Chris Lu 2020-05-23 18:49:52 -07:00
parent cd0624b312
commit 1b04ed2cd3

88
Filer-Metadata-Events.md Normal file

@ -0,0 +1,88 @@
On filer, there is a `/topics/.system/log` folder, it stores all events from filer metadata change events.
## Metadata Event Format
The events are organized by timestamp, `yyyy-MM-dd/hh-mm.segment`.
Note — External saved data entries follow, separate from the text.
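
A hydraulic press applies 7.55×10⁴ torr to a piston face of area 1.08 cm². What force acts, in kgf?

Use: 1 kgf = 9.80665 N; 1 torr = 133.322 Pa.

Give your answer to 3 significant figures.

7.55×10⁴ torr × 133.322 = 1.00658×10⁷ Pa
1.08 cm² × 0.0001 = 1.08×10⁻⁴ m²
F = P × A = 1.00658×10⁷ Pa × 1.08×10⁻⁴ m² = 1087.11 N
1087.11 N ÷ (9.80665 N/kgf) = 110.854 kgf

111 kgf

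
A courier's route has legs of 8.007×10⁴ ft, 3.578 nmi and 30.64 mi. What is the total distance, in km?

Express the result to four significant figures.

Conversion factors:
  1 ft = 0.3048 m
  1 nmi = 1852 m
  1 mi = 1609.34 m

8.007×10⁴ ft × 0.3048 = 24405.3 m
3.578 nmi × 1852 = 6626.46 m
30.64 mi × 1609.34 = 49310.2 m
Total: 24405.3 + 6626.46 + 49310.2 = 80342 m
In km: 80342 / 1000 = 80.342 km

80.34 km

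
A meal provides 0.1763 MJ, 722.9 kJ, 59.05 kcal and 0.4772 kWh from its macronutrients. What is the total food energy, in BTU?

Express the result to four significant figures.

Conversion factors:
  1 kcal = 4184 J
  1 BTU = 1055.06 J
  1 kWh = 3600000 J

2715 BTU

0.1763 MJ × 1000000 = 176300 J
722.9 kJ × 1000 = 722900 J
59.05 kcal × 4184 = 247065 J
0.4772 kWh × 3600000 = 1.71792×10⁶ J
Combined: 176300 + 722900 + 247065 + 1.71792×10⁶ = 2.86418×10⁶ J
In BTU: 2.86418×10⁶ / 1055.06 = 2714.71 BTU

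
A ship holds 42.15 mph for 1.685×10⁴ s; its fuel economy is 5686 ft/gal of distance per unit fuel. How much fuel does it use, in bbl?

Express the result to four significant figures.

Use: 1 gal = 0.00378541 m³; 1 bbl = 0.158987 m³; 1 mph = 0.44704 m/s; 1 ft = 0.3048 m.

42.15 mph → 18.8427 m/s
d = v × t = 18.8427 × 16850 = 317499 m
5686 ft/gal → 457835 m/m³
V = d / (distance per unit fuel) = 317499 / 457835 = 0.693479 m³
In bbl: 0.693479 / 0.158987 = 4.36186 bbl

4.362 bbl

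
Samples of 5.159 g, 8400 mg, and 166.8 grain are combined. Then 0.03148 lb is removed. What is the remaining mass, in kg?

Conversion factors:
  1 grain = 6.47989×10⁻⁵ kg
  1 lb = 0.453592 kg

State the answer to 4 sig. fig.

5.159 g × 0.001 = 0.005159 kg
8400 mg × 10⁻⁶ = 0.0084 kg
166.8 grain × 6.47989×10⁻⁵ = 0.0108085 kg
0.03148 lb × 0.453592 = 0.0142791 kg
Net: 0.005159 + 0.0084 + 0.0108085 − 0.0142791 = 0.0100884 kg

0.01009 kg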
The events are encoded by protobuf, defined in https://github.com/chrislusf/seaweedfs/blob/master/weed/pb/filer.proto . The related sections are:
```
service SeaweedFiler {
rpc SubscribeMetadata (SubscribeMetadataRequest) returns (stream SubscribeMetadataResponse) {
}
}
message SubscribeMetadataRequest {
string client_name = 1;
string path_prefix = 2;
int64 since_ns = 3;
}
message SubscribeMetadataResponse {
string directory = 1;
EventNotification event_notification = 2;
int64 ts_ns = 3;
}
message EventNotification {
Entry old_entry = 1;
Entry new_entry = 2;
bool delete_chunks = 3;
string new_parent_path = 4;
}
message LogEntry {
int64 ts_ns = 1;
int32 partition_key_hash = 2;
bytes data = 3;
}
```
The ondisk file is a repeated of the following bytes:
1. 4 bytes of `LogEntry` size
2. serialized `LogEntry`
The `LogEntry.data` stores serialized `SubscribeMetadataResponse`
## Read Metadata Events
The events can be read by any program as files. One example is here: https://github.com/chrislusf/seaweedfs/blob/master/unmaintained/see_log_entry/see_log_entry.go
## Subscribe to Metadata
The protobuf definition also defined a RPC call, where you can subscribe to all metadata changes asynchronously.
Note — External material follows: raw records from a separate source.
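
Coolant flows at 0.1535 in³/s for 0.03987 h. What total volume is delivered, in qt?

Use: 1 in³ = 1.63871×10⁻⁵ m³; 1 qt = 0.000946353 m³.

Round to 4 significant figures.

0.3815 qt

0.1535 in³/s → 2.51542×10⁻⁶ m³/s
0.03987 h → 143.532 s
V = Q × t = 2.51542×10⁻⁶ × 143.532 = 3.61043×10⁻⁴ m³
In qt: 3.61043×10⁻⁴ / 0.000946353 = 0.38151 qt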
This is how the `weed mount` can asynchronously get metadata updates from the filer, and avoid cross-wire metadata read operations to dramatically cut down operation latency.
```
service SeaweedFiler {
rpc SubscribeMetadata (SubscribeMetadataRequest) returns (stream SubscribeMetadataResponse) {
}
}
message SubscribeMetadataRequest {
string client_name = 1;
string path_prefix = 2;
int64 since_ns = 3;
}
message SubscribeMetadataResponse {
string directory = 1;
EventNotification event_notification = 2;
int64 ts_ns = 3;
}
```
This is similar to `inotify` in normal file system, but actually much more powerful. Usually `inotify` can only monitor one directory and its direct children, but SeaweedFS metadata subscription can monitor one directory and all its sub-directories and files.
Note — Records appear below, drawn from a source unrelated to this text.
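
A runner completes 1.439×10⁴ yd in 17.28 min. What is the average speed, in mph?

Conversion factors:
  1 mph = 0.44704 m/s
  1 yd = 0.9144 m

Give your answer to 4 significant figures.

28.39 mph

1.439×10⁴ yd × 0.9144 → 13158.2 m
17.28 min × 60 → 1036.8 s
v = d / t = 13158.2 m / 1036.8 s = 12.6912 m/s
12.6912 m/s ÷ (0.44704 m/s/mph) = 28.3894 mph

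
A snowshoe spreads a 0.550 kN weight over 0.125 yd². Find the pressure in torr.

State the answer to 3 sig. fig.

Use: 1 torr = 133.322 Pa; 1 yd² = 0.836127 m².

39.5 torr

0.550 kN × 1000 = 550 N
0.125 yd² × 0.836127 = 0.104516 m²
P = F / A = 550 N / 0.104516 m² = 5262.35 Pa
5262.35 Pa ÷ (133.322 Pa/torr) = 39.471 torr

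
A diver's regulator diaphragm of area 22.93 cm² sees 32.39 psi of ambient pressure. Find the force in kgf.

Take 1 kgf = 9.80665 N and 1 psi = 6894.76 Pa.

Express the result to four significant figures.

32.39 psi × 6894.76 → 223321 Pa
22.93 cm² × 0.0001 → 0.002293 m²
F = P × A = 223321 Pa × 0.002293 m² = 512.075 N
512.075 N ÷ (9.80665 N/kgf) = 52.2171 kgf

52.22 kgf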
This could be useful to build powerful event driven data processing pipelines. Please let me know if you have some great ideas or accomplishment!
### What kind of events it contains?
The `SubscribeMetadataResponse` contains `EventNotification`, which contains `old_entry` and `new_entry`. The following events can be derived:
* Create Event: `new_entry` is not null, and `old_entry` is null.
* Delete Event: `old_entry` is not null, and `new_entry` is null.
* Update Event: `old_entry` is not null, and `new_entry` is not null.
* Rename Event: similar to Update Event, but also need `SubscribeMetadataResponse.directory` and `EventNotification.new_parent_path`.
## Purging Metadata
It is safe to delete the metadata files for now. However, future development will rely on these metadata events to implement new features, such as:
* Async filer replication (to replace existing dependency on other message queue, e.g., Kafka)
* Recover deleted files
* Snapshot
The metadata should not take too much space. Just leave it there.